Me sentí aliviado al mirarme en el espejo del baño. Mis facciones eran las que correspondían. Las del estudiante de veintiún años que en dos semanas debía rendir examen de una materia larga y aburrida. En la cocinita encontré los restos de la pizza que había sido mi cena de la noche anterior. Con desagrado aparté la caja y puse a calentar agua para el café. Mientras buscaba una taza encaré un problema insólito para cualquiera que no estuviese en mi situación. Debía dejar en claro los términos para poder pensar con coherencia.
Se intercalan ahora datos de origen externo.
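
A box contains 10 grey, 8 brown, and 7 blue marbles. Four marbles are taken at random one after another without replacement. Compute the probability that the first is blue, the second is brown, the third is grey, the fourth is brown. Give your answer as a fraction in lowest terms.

49/3795

Multiply the conditional probability of each draw in order, without replacement, so each draw removes one from its color and from the total.
P = (7/25) · (8/24) · (10/23) · (7/22) = 49/3795 ≈ 0.0129.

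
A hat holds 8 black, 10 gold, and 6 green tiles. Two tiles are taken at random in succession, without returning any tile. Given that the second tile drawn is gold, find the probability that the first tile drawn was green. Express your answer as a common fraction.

6/23

P(first=green and the second tile drawn is gold) = (6/24)·(10/23) = 5/46.
P(the second tile drawn is gold) = Σ over first color = 10/69 + 15/92 + 5/46 = 5/12.
By Bayes, P(first=green | the second tile drawn is gold) = 5/46 / 5/12 = 6/23 ≈ 0.2609.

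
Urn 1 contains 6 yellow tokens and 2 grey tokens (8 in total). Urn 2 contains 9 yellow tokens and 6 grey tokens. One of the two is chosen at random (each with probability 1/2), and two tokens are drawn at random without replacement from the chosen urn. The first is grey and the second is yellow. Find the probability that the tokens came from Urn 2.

6/11

P(E | Urn 1) = 3/14; P(E | Urn 2) = 9/35.
P(E) = 1/2·3/14 + 1/2·9/35 = 33/140.
By Bayes' rule, P(Urn 2 | E) = 9/70 / 33/140 = 6/11 ≈ 0.5455.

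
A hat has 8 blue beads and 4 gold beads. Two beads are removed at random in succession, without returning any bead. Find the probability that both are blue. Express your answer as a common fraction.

Unordered draws without replacement: count favorable combinations over C(12,2).
Favorable = C(8,2) · C(4,0) = 28; total = C(12,2) = 66.
P = 28/66 = 14/33 ≈ 0.4242.

14/33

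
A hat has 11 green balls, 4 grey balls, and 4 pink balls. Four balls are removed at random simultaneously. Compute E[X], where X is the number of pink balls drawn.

By linearity of expectation, E[X] = Σ P(draw i is pink); by symmetry each draw (even without replacement) has P(pink) = 4/19.
E[X] = 4 · 4/19 = 16/19 ≈ 0.8421.

16/19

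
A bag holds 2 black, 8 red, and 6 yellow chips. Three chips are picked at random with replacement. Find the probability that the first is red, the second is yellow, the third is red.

Multiply the conditional probability of each draw in order, with replacement (the composition resets each draw).
P = (8/16) · (6/16) · (8/16) = 3/32 ≈ 0.0938.

3/32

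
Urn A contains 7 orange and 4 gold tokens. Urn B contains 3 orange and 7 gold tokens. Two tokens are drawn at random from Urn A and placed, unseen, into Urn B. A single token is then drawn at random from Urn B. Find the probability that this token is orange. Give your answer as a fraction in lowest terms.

47/132

Condition on how many of the transferred tokens are orange (from Urn A: 7 orange of 11; then Urn B has 12 total).
  0 orange: C(7,0)C(4,2)/C(11,2) = 6/55; then P = 3/12
  1 orange: C(7,1)C(4,1)/C(11,2) = 28/55; then P = 4/12
  2 orange: C(7,2)C(4,0)/C(11,2) = 21/55; then P = 5/12
P(orange from Urn B) = 47/132 ≈ 0.3561.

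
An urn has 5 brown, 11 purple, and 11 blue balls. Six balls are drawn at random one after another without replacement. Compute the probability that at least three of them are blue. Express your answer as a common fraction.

163/345

Sum the hypergeometric tail for j = 3,…,6 blue balls.
Favorable = C(11,3)·C(16,3) + C(11,4)·C(16,2) + C(11,5)·C(16,1) + C(11,6)·C(16,0) = 139854; total = C(27,6) = 296010.
P = 139854/296010 = 163/345 ≈ 0.4725.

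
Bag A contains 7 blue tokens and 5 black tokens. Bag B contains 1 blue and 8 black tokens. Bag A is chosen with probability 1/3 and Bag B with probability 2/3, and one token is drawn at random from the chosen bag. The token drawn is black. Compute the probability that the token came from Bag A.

P(black | Bag A) = 5/12; P(black | Bag B) = 8/9.
P(black) = 1/3·5/12 + 2/3·8/9 = 79/108.
By Bayes' rule, P(Bag A | black) = 5/36 / 79/108 = 15/79 ≈ 0.1899.

15/79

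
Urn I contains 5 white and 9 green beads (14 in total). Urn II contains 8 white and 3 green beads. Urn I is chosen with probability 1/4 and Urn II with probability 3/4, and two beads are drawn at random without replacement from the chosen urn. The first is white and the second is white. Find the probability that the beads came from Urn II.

P(E | Urn I) = 10/91; P(E | Urn II) = 28/55.
P(E) = 1/4·10/91 + 3/4·28/55 = 4097/10010.
By Bayes' rule, P(Urn II | E) = 21/55 / 4097/10010 = 3822/4097 ≈ 0.9329.

3822/4097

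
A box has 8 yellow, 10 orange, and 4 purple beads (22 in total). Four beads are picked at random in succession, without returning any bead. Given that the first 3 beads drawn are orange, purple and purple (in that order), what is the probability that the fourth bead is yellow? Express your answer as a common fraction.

After removing 1 orange, 2 purple, the box has 8 yellow out of 19 remaining.
P(fourth is yellow | given) = 8/19 ≈ 0.4211.

8/19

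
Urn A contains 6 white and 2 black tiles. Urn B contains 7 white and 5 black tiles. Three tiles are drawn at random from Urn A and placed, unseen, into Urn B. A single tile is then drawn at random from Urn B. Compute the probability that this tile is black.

23/60

Condition on how many of the transferred tiles are black (from Urn A: 2 black of 8; then Urn B has 15 total).
  0 black: C(2,0)C(6,3)/C(8,3) = 5/14; then P = 5/15
  1 black: C(2,1)C(6,2)/C(8,3) = 15/28; then P = 6/15
  2 black: C(2,2)C(6,1)/C(8,3) = 3/28; then P = 7/15
P(black from Urn B) = 23/60 ≈ 0.3833.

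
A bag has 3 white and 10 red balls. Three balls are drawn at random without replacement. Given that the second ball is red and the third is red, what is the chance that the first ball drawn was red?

P(first=red and the second ball is red and the third is red) = (10/13)·(9/12)·(8/11) = 60/143.
P(E) = Σ over first color = 45/286 + 60/143 = 15/26.
By Bayes, P(first=red | E) = 60/143 / 15/26 = 8/11 ≈ 0.7273.

8/11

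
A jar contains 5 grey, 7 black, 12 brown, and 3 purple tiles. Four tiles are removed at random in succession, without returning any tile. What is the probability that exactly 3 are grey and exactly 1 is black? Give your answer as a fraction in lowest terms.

7/1755

Unordered draws without replacement: count favorable combinations over C(27,4).
Favorable = C(5,3) · C(7,1) · C(12,0) · C(3,0) = 70; total = C(27,4) = 17550.
P = 70/17550 = 7/1755 ≈ 0.0040.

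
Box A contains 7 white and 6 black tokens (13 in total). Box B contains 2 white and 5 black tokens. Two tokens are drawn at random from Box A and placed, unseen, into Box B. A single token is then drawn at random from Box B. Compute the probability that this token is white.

Condition on how many of the transferred tokens are white (from Box A: 7 white of 13; then Box B has 9 total).
  0 white: C(7,0)C(6,2)/C(13,2) = 5/26; then P = 2/9
  1 white: C(7,1)C(6,1)/C(13,2) = 7/13; then P = 3/9
  2 white: C(7,2)C(6,0)/C(13,2) = 7/26; then P = 4/9
P(white from Box B) = 40/117 ≈ 0.3419.

40/117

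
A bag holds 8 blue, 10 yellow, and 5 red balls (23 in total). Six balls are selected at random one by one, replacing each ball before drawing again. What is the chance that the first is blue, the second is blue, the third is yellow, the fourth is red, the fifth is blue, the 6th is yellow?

256000/148035889

Multiply the conditional probability of each draw in order, with replacement (the composition resets each draw).
P = (8/23) · (8/23) · (10/23) · (5/23) · (8/23) · (10/23) = 256000/148035889 ≈ 0.0017.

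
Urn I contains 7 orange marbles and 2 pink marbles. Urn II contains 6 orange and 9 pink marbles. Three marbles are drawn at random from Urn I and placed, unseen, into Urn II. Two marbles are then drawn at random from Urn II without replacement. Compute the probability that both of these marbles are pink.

Condition on how many of the transferred marbles are pink (from Urn I: 2 pink of 9; then Urn II has 18 total).
  0 pink: C(2,0)C(7,3)/C(9,3) = 5/12; then P = C(9,2)/C(18,2) = 4/17
  1 pink: C(2,1)C(7,2)/C(9,3) = 1/2; then P = C(10,2)/C(18,2) = 5/17
  2 pink: C(2,2)C(7,1)/C(9,3) = 1/12; then P = C(11,2)/C(18,2) = 55/153
P(both pink) = 505/1836 ≈ 0.2751.

505/1836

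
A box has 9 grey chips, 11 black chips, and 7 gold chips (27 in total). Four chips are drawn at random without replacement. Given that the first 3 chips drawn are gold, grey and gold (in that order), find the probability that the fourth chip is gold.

After removing 1 grey, 2 gold, the box has 5 gold out of 24 remaining.
P(fourth is gold | given) = 5/24 ≈ 0.2083.

5/24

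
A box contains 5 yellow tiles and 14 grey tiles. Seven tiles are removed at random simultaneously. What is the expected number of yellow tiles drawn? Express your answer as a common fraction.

35/19

By linearity of expectation, E[X] = Σ P(draw i is yellow); by symmetry each draw (even without replacement) has P(yellow) = 5/19.
E[X] = 7 · 5/19 = 35/19 ≈ 1.8421.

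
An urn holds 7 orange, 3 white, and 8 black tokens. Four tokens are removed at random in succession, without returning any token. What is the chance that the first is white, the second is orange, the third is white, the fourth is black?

7/1530

Multiply the conditional probability of each draw in order, without replacement, so each draw removes one from its color and from the total.
P = (3/18) · (7/17) · (2/16) · (8/15) = 7/1530 ≈ 0.0046.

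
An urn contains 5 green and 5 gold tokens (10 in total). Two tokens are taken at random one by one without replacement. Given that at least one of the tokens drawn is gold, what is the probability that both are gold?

P(both gold) = C(5,2)/C(10,2) = 2/9; P(at least one gold) = 1 − C(5,2)/C(10,2) = 7/9.
Since 'both gold' ⊆ 'at least one gold', P(both | at least one) = 2/9 / 7/9 = 2/7 ≈ 0.2857.

2/7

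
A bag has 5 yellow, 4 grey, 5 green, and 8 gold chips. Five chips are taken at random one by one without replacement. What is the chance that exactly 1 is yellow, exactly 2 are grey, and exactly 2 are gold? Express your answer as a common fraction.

Unordered draws without replacement: count favorable combinations over C(22,5).
Favorable = C(5,1) · C(4,2) · C(5,0) · C(8,2) = 840; total = C(22,5) = 26334.
P = 840/26334 = 20/627 ≈ 0.0319.

20/627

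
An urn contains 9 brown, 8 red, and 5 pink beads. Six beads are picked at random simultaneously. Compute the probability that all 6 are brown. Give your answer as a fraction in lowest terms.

4/3553

Unordered draws without replacement: count favorable combinations over C(22,6).
Favorable = C(9,6) · C(8,0) · C(5,0) = 84; total = C(22,6) = 74613.
P = 84/74613 = 4/3553 ≈ 0.0011.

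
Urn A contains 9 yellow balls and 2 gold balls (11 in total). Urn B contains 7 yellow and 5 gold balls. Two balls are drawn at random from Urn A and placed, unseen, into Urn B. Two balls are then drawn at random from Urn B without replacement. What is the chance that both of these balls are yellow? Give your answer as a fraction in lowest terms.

Condition on how many of the transferred balls are yellow (from Urn A: 9 yellow of 11; then Urn B has 14 total).
  0 yellow: C(9,0)C(2,2)/C(11,2) = 1/55; then P = C(7,2)/C(14,2) = 3/13
  1 yellow: C(9,1)C(2,1)/C(11,2) = 18/55; then P = C(8,2)/C(14,2) = 4/13
  2 yellow: C(9,2)C(2,0)/C(11,2) = 36/55; then P = C(9,2)/C(14,2) = 36/91
P(both yellow) = 1821/5005 ≈ 0.3638.

1821/5005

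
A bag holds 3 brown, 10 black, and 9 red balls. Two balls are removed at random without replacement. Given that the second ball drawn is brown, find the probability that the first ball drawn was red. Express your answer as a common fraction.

P(first=red and the second ball drawn is brown) = (9/22)·(3/21) = 9/154.
P(the second ball drawn is brown) = Σ over first color = 1/77 + 5/77 + 9/154 = 3/22.
By Bayes, P(first=red | the second ball drawn is brown) = 9/154 / 3/22 = 3/7 ≈ 0.4286.

3/7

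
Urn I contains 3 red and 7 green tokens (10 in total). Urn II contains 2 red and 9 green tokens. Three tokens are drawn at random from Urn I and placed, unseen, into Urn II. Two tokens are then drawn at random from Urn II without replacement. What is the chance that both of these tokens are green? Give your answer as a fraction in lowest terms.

Condition on how many of the transferred tokens are green (from Urn I: 7 green of 10; then Urn II has 14 total).
  0 green: C(7,0)C(3,3)/C(10,3) = 1/120; then P = C(9,2)/C(14,2) = 36/91
  1 green: C(7,1)C(3,2)/C(10,3) = 7/40; then P = C(10,2)/C(14,2) = 45/91
  2 green: C(7,2)C(3,1)/C(10,3) = 21/40; then P = C(11,2)/C(14,2) = 55/91
  3 green: C(7,3)C(3,0)/C(10,3) = 7/24; then P = C(12,2)/C(14,2) = 66/91
P(both green) = 563/910 ≈ 0.6187.

563/910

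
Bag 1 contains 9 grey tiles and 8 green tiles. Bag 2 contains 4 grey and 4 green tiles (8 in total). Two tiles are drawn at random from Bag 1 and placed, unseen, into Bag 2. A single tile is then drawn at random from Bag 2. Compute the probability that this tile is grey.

Condition on how many of the transferred tiles are grey (from Bag 1: 9 grey of 17; then Bag 2 has 10 total).
  0 grey: C(9,0)C(8,2)/C(17,2) = 7/34; then P = 4/10
  1 grey: C(9,1)C(8,1)/C(17,2) = 9/17; then P = 5/10
  2 grey: C(9,2)C(8,0)/C(17,2) = 9/34; then P = 6/10
P(grey from Bag 2) = 43/85 ≈ 0.5059.

43/85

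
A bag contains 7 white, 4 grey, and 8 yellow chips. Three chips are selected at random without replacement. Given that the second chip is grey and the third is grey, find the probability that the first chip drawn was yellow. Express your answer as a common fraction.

8/17

P(first=yellow and the second chip is grey and the third is grey) = (8/19)·(4/18)·(3/17) = 16/969.
P(E) = Σ over first color = 14/969 + 4/969 + 16/969 = 2/57.
By Bayes, P(first=yellow | E) = 16/969 / 2/57 = 8/17 ≈ 0.4706.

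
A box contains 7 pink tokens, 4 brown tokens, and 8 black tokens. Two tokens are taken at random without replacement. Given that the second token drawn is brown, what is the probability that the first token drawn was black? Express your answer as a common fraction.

4/9

P(first=black and the second token drawn is brown) = (8/19)·(4/18) = 16/171.
P(the second token drawn is brown) = Σ over first color = 14/171 + 2/57 + 16/171 = 4/19.
By Bayes, P(first=black | the second token drawn is brown) = 16/171 / 4/19 = 4/9 ≈ 0.4444.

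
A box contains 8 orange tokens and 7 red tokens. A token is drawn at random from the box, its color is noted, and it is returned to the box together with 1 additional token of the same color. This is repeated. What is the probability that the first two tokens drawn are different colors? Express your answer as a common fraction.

Either orange then red, or red then orange; after the first draw the total is 16.
P = (8/15)·(7/16) + (7/15)·(8/16) = 7/15 ≈ 0.4667.

7/15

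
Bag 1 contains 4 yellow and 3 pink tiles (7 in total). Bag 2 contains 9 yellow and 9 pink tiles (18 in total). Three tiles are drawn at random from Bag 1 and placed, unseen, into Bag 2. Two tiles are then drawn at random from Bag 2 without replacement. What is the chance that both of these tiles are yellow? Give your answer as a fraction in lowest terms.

61/245

Condition on how many of the transferred tiles are yellow (from Bag 1: 4 yellow of 7; then Bag 2 has 21 total).
  0 yellow: C(4,0)C(3,3)/C(7,3) = 1/35; then P = C(9,2)/C(21,2) = 6/35
  1 yellow: C(4,1)C(3,2)/C(7,3) = 12/35; then P = C(10,2)/C(21,2) = 3/14
  2 yellow: C(4,2)C(3,1)/C(7,3) = 18/35; then P = C(11,2)/C(21,2) = 11/42
  3 yellow: C(4,3)C(3,0)/C(7,3) = 4/35; then P = C(12,2)/C(21,2) = 11/35
P(both yellow) = 61/245 ≈ 0.2490.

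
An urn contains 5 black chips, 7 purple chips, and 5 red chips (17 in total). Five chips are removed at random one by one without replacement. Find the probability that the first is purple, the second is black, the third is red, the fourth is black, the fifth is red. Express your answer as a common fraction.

Multiply the conditional probability of each draw in order, without replacement, so each draw removes one from its color and from the total.
P = (7/17) · (5/16) · (5/15) · (4/14) · (4/13) = 5/1326 ≈ 0.0038.

5/1326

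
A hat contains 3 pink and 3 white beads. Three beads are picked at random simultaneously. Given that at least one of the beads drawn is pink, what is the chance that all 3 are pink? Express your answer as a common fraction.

1/19

P(all 3 pink) = C(3,3)/C(6,3) = 1/20; P(at least one pink) = 1 − C(3,3)/C(6,3) = 19/20.
Since 'all 3 pink' ⊆ 'at least one pink', P(all 3 | at least one) = 1/20 / 19/20 = 1/19 ≈ 0.0526.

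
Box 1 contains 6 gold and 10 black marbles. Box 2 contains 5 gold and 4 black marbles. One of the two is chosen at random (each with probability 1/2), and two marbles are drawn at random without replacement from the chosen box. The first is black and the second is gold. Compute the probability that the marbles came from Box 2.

P(E | Box 1) = 1/4; P(E | Box 2) = 5/18.
P(E) = 1/2·1/4 + 1/2·5/18 = 19/72.
By Bayes' rule, P(Box 2 | E) = 5/36 / 19/72 = 10/19 ≈ 0.5263.

10/19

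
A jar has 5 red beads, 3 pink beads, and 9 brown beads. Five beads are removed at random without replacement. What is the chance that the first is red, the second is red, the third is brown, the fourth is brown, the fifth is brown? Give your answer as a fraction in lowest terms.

3/221

Multiply the conditional probability of each draw in order, without replacement, so each draw removes one from its color and from the total.
P = (5/17) · (4/16) · (9/15) · (8/14) · (7/13) = 3/221 ≈ 0.0136.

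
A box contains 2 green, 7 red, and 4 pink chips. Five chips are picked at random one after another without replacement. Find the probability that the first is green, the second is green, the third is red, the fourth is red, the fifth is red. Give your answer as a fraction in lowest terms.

Multiply the conditional probability of each draw in order, without replacement, so each draw removes one from its color and from the total.
P = (2/13) · (1/12) · (7/11) · (6/10) · (5/9) = 7/2574 ≈ 0.0027.

7/2574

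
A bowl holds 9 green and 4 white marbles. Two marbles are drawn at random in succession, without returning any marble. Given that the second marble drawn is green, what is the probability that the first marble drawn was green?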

Alberto Roldán, estudiante casi fracasado (o a punto de fracasar) cuyo cuerpo, alma, vida, familia y recuerdos ocupaba en esos momentos, era un yo transitorio, un “yo” con minúsculas. También decir “mi” cena tenía lógica si dejaba en claro que era un “mi” con minúsculas. Porque la verdad era que la noche anterior, “Yo” —con mayúsculas— estaba en otro. Estaba casi seguro, ya aclaré que los recuerdos de mi vida anterior suelen ser algo confusos, que ese otro tenía alrededor de cuarenta años, esposa y dos hijos, era empleado y vivía en una casa chica y con algunos árboles. El poder distinguir entre “yo” y “Yo” (como entre “ser” y “estar”) me sirvió durante un tiempo para alcanzar una relativa paz al jugar mis dos vidas.
II
Durante los diez días que siguieron cumplí religiosamente con la rutina a la que hacía tiempo me obligaba en la época previa a los exámenes. El trabajo de memorizar interminables listas de nombres sin sentido me ocupó lo suficiente como para dejar de lado la cuestión de fondo. Hasta que, después de una noche de sueño inquieto y agitado, el despertador me avisó que era hora de abrir los ojos y levantarme sin prender la luz para no despertar a Norma. Tenía cuarenta minutos para bañarme, tomar unos mates, y llegar a tiempo a la estación de tren. No podía darme el lujo de llegar tarde a la oficina. Recién bajo la ducha tomé clara conciencia del nuevo cambio. Los chicos dormían y pensé con ternura en que los había recuperado. No era que esta vida me resultara especialmente estimulante. Bien mirado, el trabajo sin alicientes ni futuro en esa oficina tendía más bien a deprimirme. Tampoco me agradaba mi aspecto, bajo, calvo y demasiado delgado aunque con un incipiente abdomen que me agregaba años. Pero lo cierto es que, aunque confusamente, recordaba la angustia que había estado viviendo en el otro y me alegraba tener que enfrentar sólo las rutinas simples del tonto papeleo. No tener que rendir aquel examen me mantuvo todo el día de buen humor. Hasta que un problema comenzó a preocuparme. Era evidente que durante los últimos diez días vividos en el otro yo, alguien había vivido en este yo de cuarenta y tres años llamado Guillermo Cáceres. En otras palabras, no sólo existía y “yo” y un “Yo”, sino también un “otro” y un “Otro”. Y ese “Otro” había vivido mi vida, dormido con mi mujer, acariciado a mis chicos. Y a ese “Otro” no lo conocía. Ese Otro se ocultaba ahora dentro de aquel estudiante (¿cómo se llamaba?) como antes se ocultó dentro de mí. Ese Otro era (como Yo mismo) a veces yo, a veces el otro. Cuando, después de un viaje interminable en el tren atestado de las 19,30 hs. Volví a mi casita de Longchamps, confieso que abrí la puerta con temor. Pero Norma me saludó con toda naturalidad y los chicos me obligaron a jugar sentado en el piso como de costumbre. Con alivio advertí que nada había cambiado. El Otro vivió mi vida de la misma manera que Yo. Quise desearle suerte en el examen, pero encontré que realmente no me importaba.